When Silas and Timothy arrived from Macedonia, Paul was occupied with the word, testifying to the Jews that the Christ was Jesus. And when they opposed and reviled him, he shook out his garments and said to them, “Your blood be on your own heads! I am innocent. From now on I will go to the Gentiles.” (Acts 18:5-6).

And now, behold, I know that none of you among whom I have gone about proclaiming the kingdom will see my face again. Therefore I testify to you this day that I am innocent of the blood of all, for I did not shrink from declaring to you the whole counsel of God. (Acts 20:25-27).

God called Ezekiel to be a watchman. He was responsible to warn the righteous and the unrighteous about God’s discipline on their life if they did not repent from their injustice and sin. God will deal with them but in His mercy, He provided an individual to warn people of God’s looming judgment.

The “watchman” text is often easily dismissed because it is Old Testament. They operated by the Law, and we do not. Be careful that you do not throw out the baby with the bathwater. Paul made very similar statements when it came to His role in relationship with the gospel. The statement, “your blood will be on your own heads” and “I am innocent” of their blood being on his own head, has an eerie semblance to the charge God gave Ezekiel.

The other reason we would dismiss this is because we don’t like the pressure of the responsibility. That was appropriate for Ezekiel and Paul because they were chosen by God as official messengers. Of course, the New Testament would seem to indicate that all believers have a call from God to live for Him and share the gospel of Christ with a lost world.

I believe there are enough analogical components to this that we need to pay attention to it. Both men were called to warn people about their sin. We are called by God to share the gospel because of the problem of sin. The warning is the gospel and the solution for people at the same time. God told both Ezekiel and Paul there was a level of responsibility that God would hold them to if they were not faithful to warn people about their sin. We have a responsibility to make disciples – it was a command.

We cringe at the idea that we are responsible before the Lord for warning people about their sin. Extraverts may not mind the responsibility because it sounds reasonable since many of them live for mission; it is part of their nature to have conversations with people. Introverts will naturally default to “plausible deniability” by claiming this is “obviously” not for me. If we are unwilling or unable to carry out the command, then we default to that posture that is safest for us.
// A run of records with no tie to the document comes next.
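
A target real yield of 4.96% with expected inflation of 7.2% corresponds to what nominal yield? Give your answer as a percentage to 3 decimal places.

By the Fisher equation, 1 + r_nom = (1 + 4.96%)(1 + 7.2%) = 1.0496 × 1.072 = 1.1251712.
So r_nom = 12.51712%.

12.517%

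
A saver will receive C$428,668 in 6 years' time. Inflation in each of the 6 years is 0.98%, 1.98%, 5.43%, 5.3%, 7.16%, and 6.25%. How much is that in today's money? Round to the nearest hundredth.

Price-level factor over 6 years: 1.0098 × 1.0198 × 1.0543 × 1.053 × 1.0716 × 1.0625 ≈ 1.3016810888.
Purchasing power today: C$428,668 divided by that factor.

C$329,318.76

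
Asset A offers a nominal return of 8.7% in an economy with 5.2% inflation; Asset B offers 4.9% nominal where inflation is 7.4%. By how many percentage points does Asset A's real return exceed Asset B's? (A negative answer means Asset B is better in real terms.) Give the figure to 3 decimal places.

Asset A real return: 1.087/1.052 − 1 = 3.3270%.
Asset B real return: 1.049/1.074 − 1 = -2.3277%.
Difference: 3.3270 − (-2.3277) = 5.6547 pp.

5.655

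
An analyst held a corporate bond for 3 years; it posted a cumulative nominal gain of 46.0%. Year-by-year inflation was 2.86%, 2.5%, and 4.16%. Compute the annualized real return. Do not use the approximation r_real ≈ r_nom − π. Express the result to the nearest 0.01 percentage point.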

All in all, much of this comes down to caring about the eternal plight of others more than I care about what people think about me. Both Ezekiel and Paul cared enough about the plight of others and their relationship with God. Our appeal is the same. Do we care about the plight of people’ relationship with the Lord to engage them and warn them through the gospel to repent of sin, reconcile with God and live according to His Word?